My principal disagreement with the panel's opinion involves its use of substantive due process as the basis for reversal. I fully recognize that a public high school student has a very strong interest in his or her education. I also recognize that the student’s interest in public education enjoys very important procedural and substantive federal constitutional protection from certain types of unwarranted state action. I cannot *192agree, however, with the panel’s conclusion that the due process clause of the fourteenth amendment empowers this or any other federal court to review every public school disciplinary action on the basis of sufficiency of the evidence.

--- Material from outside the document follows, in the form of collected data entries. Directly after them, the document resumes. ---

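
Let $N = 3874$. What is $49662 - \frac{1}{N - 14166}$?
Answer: $\frac{511121305}{10292} \approx 49662.0$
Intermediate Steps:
$49662 - \frac{1}{N - 14166} = 49662 - \frac{1}{3874 - 14166} = 49662 - \frac{1}{-10292} = 49662 - - \frac{1}{10292} = 49662 + \frac{1}{10292} = \frac{511121305}{10292}$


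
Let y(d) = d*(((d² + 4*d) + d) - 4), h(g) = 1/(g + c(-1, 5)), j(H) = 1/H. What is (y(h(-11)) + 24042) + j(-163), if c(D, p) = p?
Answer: 846498719/35208 ≈ 24043.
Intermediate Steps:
h(g) = 1/(5 + g) (h(g) = 1/(g + 5) = 1/(5 + g))
y(d) = d*(-4 + d² + 5*d) (y(d) = d*((d² + 5*d) - 4) = d*(-4 + d² + 5*d))
(y(h(-11)) + 24042) + j(-163) = ((-4 + (1/(5 - 11))² + 5/(5 - 11))/(5 - 11) + 24042) + 1/(-163) = ((-4 + (1/(-6))² + 5/(-6))/(-6) + 24042) - 1/163 = (-(-4 + (-⅙)² + 5*(-⅙))/6 + 24042) - 1/163 = (-(-4 + 1/36 - ⅚)/6 + 24042) - 1/163 = (-⅙*(-173/36) + 24042) - 1/163 = (173/216 + 24042) - 1/163 = 5193245/216 - 1/163 = 846498719/35208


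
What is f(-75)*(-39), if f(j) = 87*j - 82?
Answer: 257673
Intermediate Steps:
f(j) = -82 + 87*j
f(-75)*(-39) = (-82 + 87*(-75))*(-39) = (-82 - 6525)*(-39) = -6607*(-39) = 257673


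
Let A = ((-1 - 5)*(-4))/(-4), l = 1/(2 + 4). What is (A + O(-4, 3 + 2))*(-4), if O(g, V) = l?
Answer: 70/3 ≈ 23.333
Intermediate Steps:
l = ⅙ (l = 1/6 = ⅙ ≈ 0.16667)
O(g, V) = ⅙
A = -6 (A = -6*(-4)*(-¼) = 24*(-¼) = -6)
(A + O(-4, 3 + 2))*(-4) = (-6 + ⅙)*(-4) = -35/6*(-4) = 70/3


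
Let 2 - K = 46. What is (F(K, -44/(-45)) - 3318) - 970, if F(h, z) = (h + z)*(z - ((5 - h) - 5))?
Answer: -4935104/2025 ≈ -2437.1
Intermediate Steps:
K = -44 (K = 2 - 1*46 = 2 - 46 = -44)
F(h, z) = (h + z)² (F(h, z) = (h + z)*(z - (-1)*h) = (h + z)*(z + h) = (h + z)*(h + z) = (h + z)²)
(F(K, -44/(-45)) - 3318) - 970 = ((-44 - 44/(-45))² - 3318) - 970 = ((-44 - 44*(-1/45))² - 3318) - 970 = ((-44 + 44/45)² - 3318) - 970 = ((-1936/45)² - 3318) - 970 = (3748096/2025 - 3318) - 970 = -2970854/2025 - 970 = -4935104/2025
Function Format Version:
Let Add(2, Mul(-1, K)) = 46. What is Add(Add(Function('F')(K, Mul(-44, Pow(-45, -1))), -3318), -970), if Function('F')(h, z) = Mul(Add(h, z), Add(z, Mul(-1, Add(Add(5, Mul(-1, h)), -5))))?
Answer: Rational(-4935104, 2025) ≈ -2437.1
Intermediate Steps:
K = -44 (K = Add(2, Mul(-1, 46)) = Add(2, -46) = -44)
Function('F')(h, z) = Pow(Add(h, z), 2) (Function('F')(h, z) = Mul(Add(h, z), Add(z, Mul(-1, Mul(-1, h)))) = Mul(Add(h, z), Add(z, h)) = Mul(Add(h, z), Add(h, z)) = Pow(Add(h, z), 2))
Add(Add(Function('F')(K, Mul(-44, Pow(-45, -1))), -3318), -970) = Add(Add(Pow(Add(-44, Mul(-44, Pow(-45, -1))), 2), -3318), -970) = Add(Add(Pow(Add(-44, Mul(-44, Rational(-1, 45))), 2), -3318), -970) = Add(Add(Pow(Add(-44, Rational(44, 45)), 2), -3318), -970) = Add(Add(Pow(Rational(-1936, 45), 2), -3318), -970) = Add(Add(Rational(3748096, 2025), -3318), -970) = Add(Rational(-2970854, 2025), -970) = Rational(-4935104, 2025)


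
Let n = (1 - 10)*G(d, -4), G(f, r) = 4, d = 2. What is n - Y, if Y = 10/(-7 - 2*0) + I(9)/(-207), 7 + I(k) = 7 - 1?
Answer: -50101/1449 ≈ -34.576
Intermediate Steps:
I(k) = -1 (I(k) = -7 + (7 - 1) = -7 + 6 = -1)
Y = -2063/1449 (Y = 10/(-7 - 2*0) - 1/(-207) = 10/(-7 + 0) - 1*(-1/207) = 10/(-7) + 1/207 = 10*(-⅐) + 1/207 = -10/7 + 1/207 = -2063/1449 ≈ -1.4237)
n = -36 (n = (1 - 10)*4 = -9*4 = -36)
n - Y = -36 - 1*(-2063/1449) = -36 + 2063/1449 = -50101/1449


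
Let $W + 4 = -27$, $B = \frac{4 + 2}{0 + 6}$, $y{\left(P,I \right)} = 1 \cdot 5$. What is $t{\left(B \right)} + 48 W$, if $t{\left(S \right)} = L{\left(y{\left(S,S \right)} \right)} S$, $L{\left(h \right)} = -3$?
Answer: $-1491$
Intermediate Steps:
$y{\left(P,I \right)} = 5$
$B = 1$ ($B = \frac{6}{6} = 6 \cdot \frac{1}{6} = 1$)
$t{\left(S \right)} = - 3 S$
$W = -31$ ($W = -4 - 27 = -31$)
$t{\left(B \right)} + 48 W = \left(-3\right) 1 + 48 \left(-31\right) = -3 - 1488 = -1491$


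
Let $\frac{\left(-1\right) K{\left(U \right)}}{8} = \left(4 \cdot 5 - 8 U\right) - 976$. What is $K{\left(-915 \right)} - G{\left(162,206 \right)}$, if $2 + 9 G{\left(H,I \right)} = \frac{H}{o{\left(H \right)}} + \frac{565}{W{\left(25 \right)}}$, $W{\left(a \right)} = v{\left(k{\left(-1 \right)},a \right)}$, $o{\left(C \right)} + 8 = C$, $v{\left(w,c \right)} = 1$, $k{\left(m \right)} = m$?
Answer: $- \frac{35325448}{693} \approx -50975.0$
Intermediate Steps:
$o{\left(C \right)} = -8 + C$
$W{\left(a \right)} = 1$
$K{\left(U \right)} = 7648 + 64 U$ ($K{\left(U \right)} = - 8 \left(\left(4 \cdot 5 - 8 U\right) - 976\right) = - 8 \left(\left(20 - 8 U\right) - 976\right) = - 8 \left(-956 - 8 U\right) = 7648 + 64 U$)
$G{\left(H,I \right)} = \frac{563}{9} + \frac{H}{9 \left(-8 + H\right)}$ ($G{\left(H,I \right)} = - \frac{2}{9} + \frac{\frac{H}{-8 + H} + \frac{565}{1}}{9} = - \frac{2}{9} + \frac{\frac{H}{-8 + H} + 565 \cdot 1}{9} = - \frac{2}{9} + \frac{\frac{H}{-8 + H} + 565}{9} = - \frac{2}{9} + \frac{565 + \frac{H}{-8 + H}}{9} = - \frac{2}{9} + \left(\frac{565}{9} + \frac{H}{9 \left(-8 + H\right)}\right) = \frac{563}{9} + \frac{H}{9 \left(-8 + H\right)}$)
$K{\left(-915 \right)} - G{\left(162,206 \right)} = \left(7648 + 64 \left(-915\right)\right) - \frac{4 \left(-1126 + 141 \cdot 162\right)}{9 \left(-8 + 162\right)} = \left(7648 - 58560\right) - \frac{4 \left(-1126 + 22842\right)}{9 \cdot 154} = -50912 - \frac{4}{9} \cdot \frac{1}{154} \cdot 21716 = -50912 - \frac{43432}{693} = - \frac{35325448}{693}$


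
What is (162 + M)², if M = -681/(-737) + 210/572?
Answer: 9790547130225/367182244 ≈ 26664.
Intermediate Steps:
M = 24741/19162 (M = -681*(-1/737) + 210*(1/572) = 681/737 + 105/286 = 24741/19162 ≈ 1.2911)
(162 + M)² = (162 + 24741/19162)² = (3128985/19162)² = 9790547130225/367182244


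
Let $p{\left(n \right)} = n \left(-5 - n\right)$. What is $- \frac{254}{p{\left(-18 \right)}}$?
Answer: $\frac{127}{117} \approx 1.0855$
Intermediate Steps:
$- \frac{254}{p{\left(-18 \right)}} = - \frac{254}{\left(-1\right) \left(-18\right) \left(5 - 18\right)} = - \frac{254}{\left(-1\right) \left(-18\right) \left(-13\right)} = - \frac{254}{-234} = \left(-254\right) \left(- \frac{1}{234}\right) = \frac{127}{117}$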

Instead, I am firmly convinced that the substantive reach of the due process clause on the public school campus is limited to the protection of specifically identifiable federal constitutional rights.

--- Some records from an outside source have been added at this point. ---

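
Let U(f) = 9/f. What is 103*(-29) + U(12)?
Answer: -11945/4 ≈ -2986.3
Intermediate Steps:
103*(-29) + U(12) = 103*(-29) + 9/12 = -2987 + 9*(1/12) = -2987 + ¾ = -11945/4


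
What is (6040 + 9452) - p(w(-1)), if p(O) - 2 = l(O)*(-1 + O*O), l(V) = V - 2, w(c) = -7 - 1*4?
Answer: 17050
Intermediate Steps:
w(c) = -11 (w(c) = -7 - 4 = -11)
l(V) = -2 + V
p(O) = 2 + (-1 + O**2)*(-2 + O) (p(O) = 2 + (-2 + O)*(-1 + O*O) = 2 + (-2 + O)*(-1 + O**2) = 2 + (-1 + O**2)*(-2 + O))
(6040 + 9452) - p(w(-1)) = (6040 + 9452) - (4 - 1*(-11) + (-11)**2*(-2 - 11)) = 15492 - (4 + 11 + 121*(-13)) = 15492 - (4 + 11 - 1573) = 15492 - 1*(-1558) = 15492 + 1558 = 17050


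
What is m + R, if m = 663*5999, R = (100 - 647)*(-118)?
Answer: 4041883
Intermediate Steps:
R = 64546 (R = -547*(-118) = 64546)
m = 3977337
m + R = 3977337 + 64546 = 4041883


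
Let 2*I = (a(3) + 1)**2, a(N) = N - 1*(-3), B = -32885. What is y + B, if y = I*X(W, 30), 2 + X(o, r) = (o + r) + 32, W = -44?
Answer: -32493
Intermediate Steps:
a(N) = 3 + N (a(N) = N + 3 = 3 + N)
X(o, r) = 30 + o + r (X(o, r) = -2 + ((o + r) + 32) = -2 + (32 + o + r) = 30 + o + r)
I = 49/2 (I = ((3 + 3) + 1)**2/2 = (6 + 1)**2/2 = (1/2)*7**2 = (1/2)*49 = 49/2 ≈ 24.500)
y = 392 (y = 49*(30 - 44 + 30)/2 = (49/2)*16 = 392)
y + B = 392 - 32885 = -32493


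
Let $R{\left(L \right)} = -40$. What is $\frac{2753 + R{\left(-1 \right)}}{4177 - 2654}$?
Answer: $\frac{2713}{1523} \approx 1.7814$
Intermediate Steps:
$\frac{2753 + R{\left(-1 \right)}}{4177 - 2654} = \frac{2753 - 40}{4177 - 2654} = \frac{2713}{1523}$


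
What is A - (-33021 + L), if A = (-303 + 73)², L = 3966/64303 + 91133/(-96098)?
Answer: 530944820898805/6179389694 ≈ 85922.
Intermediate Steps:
L = -5479000631/6179389694 (L = 3966*(1/64303) + 91133*(-1/96098) = 3966/64303 - 91133/96098 = -5479000631/6179389694 ≈ -0.88666)
A = 52900 (A = (-230)² = 52900)
A - (-33021 + L) = 52900 - (-33021 - 5479000631/6179389694) = 52900 - 1*(-204055106086205/6179389694) = 52900 + 204055106086205/6179389694 = 530944820898805/6179389694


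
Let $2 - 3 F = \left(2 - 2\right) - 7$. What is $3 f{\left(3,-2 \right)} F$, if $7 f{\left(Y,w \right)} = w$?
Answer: $- \frac{18}{7} \approx -2.5714$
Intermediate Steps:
$f{\left(Y,w \right)} = \frac{w}{7}$
$F = 3$ ($F = \frac{2}{3} - \frac{\left(2 - 2\right) - 7}{3} = \frac{2}{3} - \frac{0 - 7}{3} = \frac{2}{3} - - \frac{7}{3} = \frac{2}{3} + \frac{7}{3} = 3$)
$3 f{\left(3,-2 \right)} F = 3 \cdot \frac{1}{7} \left(-2\right) 3 = 3 \left(- \frac{2}{7}\right) 3 = \left(- \frac{6}{7}\right) 3 = - \frac{18}{7}$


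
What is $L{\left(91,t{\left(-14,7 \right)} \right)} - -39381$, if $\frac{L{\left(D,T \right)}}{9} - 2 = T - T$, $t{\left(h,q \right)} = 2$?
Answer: $39399$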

This is not a case where the school board has invaded federally protected areas of speech, association, religion, or equality of race or sex. Nor is this a ease where the procedure accorded the students was inadequate, unreasonable, or unfair. Instead, as the panel itself concludes, this is a case where the school board had established a reasonable rule, the students had notice of the rule, the students by their own admission had violated the rule, and, after full procedural protection was afforded, the rule was enforced. Under such circumstances I fail to perceive any federal constitutional question in appellants’ attack.

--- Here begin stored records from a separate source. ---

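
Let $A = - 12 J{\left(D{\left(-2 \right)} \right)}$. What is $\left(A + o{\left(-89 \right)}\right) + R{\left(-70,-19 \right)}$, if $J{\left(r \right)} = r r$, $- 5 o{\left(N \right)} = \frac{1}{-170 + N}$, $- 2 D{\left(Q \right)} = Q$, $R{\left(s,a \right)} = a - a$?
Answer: $- \frac{15539}{1295} \approx -11.999$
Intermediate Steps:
$R{\left(s,a \right)} = 0$
$D{\left(Q \right)} = - \frac{Q}{2}$
$o{\left(N \right)} = - \frac{1}{5 \left(-170 + N\right)}$
$J{\left(r \right)} = r^{2}$
$A = -12$ ($A = - 12 \left(\left(- \frac{1}{2}\right) \left(-2\right)\right)^{2} = - 12 \cdot 1^{2} = \left(-12\right) 1 = -12$)
$\left(A + o{\left(-89 \right)}\right) + R{\left(-70,-19 \right)} = \left(-12 - \frac{1}{-850 + 5 \left(-89\right)}\right) + 0 = \left(-12 - \frac{1}{-850 - 445}\right) + 0 = \left(-12 - \frac{1}{-1295}\right) + 0 = \left(-12 - - \frac{1}{1295}\right) + 0 = \left(-12 + \frac{1}{1295}\right) + 0 = - \frac{15539}{1295} + 0 = - \frac{15539}{1295}$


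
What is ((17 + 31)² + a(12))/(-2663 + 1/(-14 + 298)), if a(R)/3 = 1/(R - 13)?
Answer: -217828/252097 ≈ -0.86406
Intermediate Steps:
a(R) = 3/(-13 + R) (a(R) = 3/(R - 13) = 3/(-13 + R))
((17 + 31)² + a(12))/(-2663 + 1/(-14 + 298)) = ((17 + 31)² + 3/(-13 + 12))/(-2663 + 1/(-14 + 298)) = (48² + 3/(-1))/(-2663 + 1/284) = (2304 + 3*(-1))/(-2663 + 1/284) = (2304 - 3)/(-756291/284) = 2301*(-284/756291) = -217828/252097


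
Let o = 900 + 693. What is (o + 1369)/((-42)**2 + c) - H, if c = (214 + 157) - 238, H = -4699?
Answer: 8916965/1897 ≈ 4700.6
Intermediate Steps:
o = 1593
c = 133 (c = 371 - 238 = 133)
(o + 1369)/((-42)**2 + c) - H = (1593 + 1369)/((-42)**2 + 133) - 1*(-4699) = 2962/(1764 + 133) + 4699 = 2962/1897 + 4699 = 8916965/1897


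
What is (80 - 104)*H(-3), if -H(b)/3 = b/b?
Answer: 72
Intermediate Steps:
H(b) = -3 (H(b) = -3*b/b = -3*1 = -3)
(80 - 104)*H(-3) = (80 - 104)*(-3) = -24*(-3) = 72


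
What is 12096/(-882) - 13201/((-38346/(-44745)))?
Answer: -197068211/12782 ≈ -15418.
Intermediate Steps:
12096/(-882) - 13201/((-38346/(-44745))) = 12096*(-1/882) - 13201/((-38346*(-1/44745))) = -96/7 - 13201/12782/14915 = -96/7 - 13201*14915/12782 = -96/7 - 196892915/12782 = -197068211/12782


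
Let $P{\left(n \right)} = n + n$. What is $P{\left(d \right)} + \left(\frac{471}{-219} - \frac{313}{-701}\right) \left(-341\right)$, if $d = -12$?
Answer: $\frac{28509776}{51173} \approx 557.13$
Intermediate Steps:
$P{\left(n \right)} = 2 n$
$P{\left(d \right)} + \left(\frac{471}{-219} - \frac{313}{-701}\right) \left(-341\right) = 2 \left(-12\right) + \left(\frac{471}{-219} - \frac{313}{-701}\right) \left(-341\right) = -24 + \left(471 \left(- \frac{1}{219}\right) - - \frac{313}{701}\right) \left(-341\right) = -24 + \left(- \frac{157}{73} + \frac{313}{701}\right) \left(-341\right) = -24 - - \frac{29737928}{51173} = -24 + \frac{29737928}{51173} = \frac{28509776}{51173}$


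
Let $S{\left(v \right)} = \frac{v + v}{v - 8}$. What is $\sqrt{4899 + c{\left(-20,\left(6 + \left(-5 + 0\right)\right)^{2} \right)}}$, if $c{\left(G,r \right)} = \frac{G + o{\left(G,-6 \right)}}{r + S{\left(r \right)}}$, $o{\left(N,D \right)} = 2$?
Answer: $\frac{\sqrt{121845}}{5} \approx 69.813$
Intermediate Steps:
$S{\left(v \right)} = \frac{2 v}{-8 + v}$
$c{\left(G,r \right)} = \frac{2 + G}{r + \frac{2 r}{-8 + r}}$ ($c{\left(G,r \right)} = \frac{G + 2}{r + \frac{2 r}{-8 + r}} = \frac{2 + G}{r + \frac{2 r}{-8 + r}}$)
$\sqrt{4899 + c{\left(-20,\left(6 + \left(-5 + 0\right)\right)^{2} \right)}} = \sqrt{4899 + \frac{\left(-8 + \left(6 + \left(-5 + 0\right)\right)^{2}\right) \left(2 - 20\right)}{\left(6 + \left(-5 + 0\right)\right)^{2} \left(-6 + \left(6 + \left(-5 + 0\right)\right)^{2}\right)}} = \sqrt{4899 + \frac{1}{\left(6 - 5\right)^{2}} \frac{1}{-6 + \left(6 - 5\right)^{2}} \left(-8 + \left(6 - 5\right)^{2}\right) \left(-18\right)} = \sqrt{4899 + \frac{1}{1^{2}} \frac{1}{-6 + 1^{2}} \left(-8 + 1^{2}\right) \left(-18\right)} = \sqrt{4899 + 1^{-1} \frac{1}{-6 + 1} \left(-8 + 1\right) \left(-18\right)} = \sqrt{4899 + 1 \frac{1}{-5} \left(-7\right) \left(-18\right)} = \sqrt{4899 + 1 \left(- \frac{1}{5}\right) \left(-7\right) \left(-18\right)} = \sqrt{4899 - \frac{126}{5}} = \sqrt{\frac{24369}{5}} = \frac{\sqrt{121845}}{5}$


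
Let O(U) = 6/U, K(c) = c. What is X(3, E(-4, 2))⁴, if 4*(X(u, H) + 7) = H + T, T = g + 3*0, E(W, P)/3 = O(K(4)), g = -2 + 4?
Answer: 3418801/4096 ≈ 834.67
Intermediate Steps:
g = 2
E(W, P) = 9/2 (E(W, P) = 3*(6/4) = 3*(6*(¼)) = 3*(3/2) = 9/2)
T = 2 (T = 2 + 3*0 = 2 + 0 = 2)
X(u, H) = -13/2 + H/4 (X(u, H) = -7 + (H + 2)/4 = -7 + (2 + H)/4 = -7 + (½ + H/4) = -13/2 + H/4)
X(3, E(-4, 2))⁴ = (-13/2 + (¼)*(9/2))⁴ = (-13/2 + 9/8)⁴ = (-43/8)⁴ = 3418801/4096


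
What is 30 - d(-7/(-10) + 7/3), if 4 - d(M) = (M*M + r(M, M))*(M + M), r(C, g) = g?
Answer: 1353001/13500 ≈ 100.22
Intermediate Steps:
d(M) = 4 - 2*M*(M + M**2) (d(M) = 4 - (M*M + M)*(M + M) = 4 - (M**2 + M)*2*M = 4 - (M + M**2)*2*M = 4 - 2*M*(M + M**2))
30 - d(-7/(-10) + 7/3) = 30 - (4 - 2*(-7/(-10) + 7/3)**2 - 2*(-7/(-10) + 7/3)**3) = 30 - (4 - 2*(-7*(-1/10) + 7*(1/3))**2 - 2*(-7*(-1/10) + 7*(1/3))**3) = 30 - (4 - 2*(7/10 + 7/3)**2 - 2*(7/10 + 7/3)**3) = 30 - (4 - 2*(91/30)**2 - 2*(91/30)**3) = 30 - (4 - 2*8281/900 - 2*753571/27000) = 30 - (4 - 8281/450 - 753571/13500) = 30 - 1*(-948001/13500) = 30 + 948001/13500 = 1353001/13500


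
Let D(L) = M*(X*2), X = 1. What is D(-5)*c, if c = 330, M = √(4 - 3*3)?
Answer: 660*I*√5 ≈ 1475.8*I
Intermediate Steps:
M = I*√5 (M = √(4 - 9) = √(-5) = I*√5 ≈ 2.2361*I)
D(L) = 2*I*√5 (D(L) = (I*√5)*(1*2) = (I*√5)*2 = 2*I*√5)
D(-5)*c = (2*I*√5)*330 = 660*I*√5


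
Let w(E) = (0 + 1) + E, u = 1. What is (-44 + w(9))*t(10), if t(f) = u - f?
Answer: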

I am, of course, aware that “substantive due process” has in the past been used without regard to any specific constitutional safeguard to attack a wide variety of state action. E. g., Lochner v. New York, 198 U.S. 45, 25 S.Ct. 539, 49 L.Ed. 937 (1905); Coppage v. Kansas, 236 U.S. 1, 35 S.Ct. 240, 59 L.Ed. 441 (1915). But I thought the federal judiciary had long since rejected such a freewheeling, use of “substantive due process” because it inevitably had led to an unwarranted invasion of the duties and responsibilities of state and local governments. E. g., Ferguson v. Skrupa, 372 U.S. 726, 83 S.Ct. 1028, 10 L.Ed.2d 93 (1963). None of the cases cited by the panel supports such an unfettered reading of the due process clause; instead, all of the cases involved attacks either on the procedure accorded or on an alleged invasion of some specifically protected right such as free speech. I fear that the panel’s opinion now places every federal court, at least in this circuit, in the position of serving as a board of appeal for every disciplined public school student who feels that his punishment was too severe or that the school board’s decision was not supported by substantial evidence. I feel that this function is one that is the sole responsibility of the state and local governments, which in this case have long provided an appropriate judicial remedy. E. g., Douglas v. Campbell, 89 Ark. 254, 116 S.W. 211 (1909).